The authors suggested that the Ripogonaceae and Philesiaceae could be combined into a single family based both on the genetic similarity of their plastids and common morphological features. The APG III system treats them as two separate families in the Liliales, both distinct from Smilacaceae.

=== Species ===
Ripogonum contains six described species as of July 2013.

- Ripogonum album , White supplejack – Australia (Queensland, New South Wales and Victoria) & New Guinea
- Ripogonum brevifolium , Small-leaved supplejack – Australia (Queensland and New South Wales)
- Ripogonum discolor , Prickly supplejack – Australia (Queensland and New South Wales)
- Ripogonum elseyanum , Hairy supplejack – Australia (Queensland and New South Wales)
- Ripogonum fawcettianum , Small supplejack – Australia (Queensland and New South Wales)
- Ripogonum scandens , Supplejack – the sole New Zealand species

==Uses==
Some species of this genus are used for constructing baskets, ropes, and fish traps by indigenous peoples. In Australia and New Zealand, Ripogonum berries are known foods for some species of mammals and birds.

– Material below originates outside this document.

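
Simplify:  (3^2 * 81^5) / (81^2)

3^14

3^2 = 3^2; 81^5 = 3^20; 81^2 = 3^8
Combine exponents: 3^14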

Ripogonum scandens has a fibrous root rich in starch and used as a beer flavouring. Known to the Māori of New Zealand as kareao or pirita, a concentrated decoction of the supplejack root has a sweetish sarsaparilla-like scent and flavour and is soothing to the throat. It was also used in treating bowel complaints, fever, rheumatism and skin diseases. The edible small berry is dry and insipid but the cooked young shoots reportedly taste like fresh green beans, and the sap is also edible.